Tahun ini, perusahaan membidik ada peningkatkan pencapaian nilai kontrak baru dari external lewat kerja sama juga dengan beberapa perusahaan baik BUMN, anak usaha BUMN, swasta, pemerintah sampai perusahaan di luar negeri. Mengenai sasaran nilai kontrak baru WSBP di tahun 2020 sejumlah Rp 11,9 triliun, sejumlah Rp 5,89 triliun datang dari kontrak external.
“Kami membidik bagian nilai kontrak baru internal serta external sebesar semasing 50 %,” kata Jarot.
Untuk merealisasikan ini, perusahaan lakukan penandatanganan Nota Kesepakatan Kerja sama juga dengan PT Pertamina Trans Kontinental untuk project bagian perbaikan serta pembangunan dermaga di tempat pekerjaan punya anak usaha PT Pertamina (Persero).
Kolaborasi kerja sama pula dilaksanakan dengan PT Angkasa Pura Property anak usaha dari pengelola lapangan terbang PT Angkasa Pura I (Persero) untuk project pembangunan serta perawatan ruang bandar udara. Dalam ke-2 kerja sama ini, perusahaan berperanan dalam sediakan produk beton precast.

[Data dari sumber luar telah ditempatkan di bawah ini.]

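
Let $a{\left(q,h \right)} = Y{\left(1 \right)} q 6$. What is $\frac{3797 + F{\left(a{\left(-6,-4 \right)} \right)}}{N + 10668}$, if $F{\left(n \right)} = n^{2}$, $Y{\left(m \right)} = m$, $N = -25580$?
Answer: $- \frac{5093}{14912} \approx -0.34154$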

Disamping itu, perusahaan lakukan Penandatanganan Kontrak Katalog Penyediaan Bantalan Beton Kementerian Perhubungan Republik Indonesia-Direktorat Jenderal Perkeretaapian. Nanti, perusahaan akan memasok produk bantalan rel kereta api untuk project pembangunan rel kereta api mulai tahun 2020 sampai 2022.
Perusahaan lakukan transformasi usaha, yakni dibuatnya unit usaha Penjualan Timur serta Penjualan Barat, dan Konstruksi Modular untuk keuntungan center.
“Selanjutnya pembangunan Seksi Precast, Seksi Readymix, serta Seksi Quarry, Perlengkapan & Post Tension untuk biaya center, dan ada Departemen Manajemen Taktik serta Performa,” ujarnya.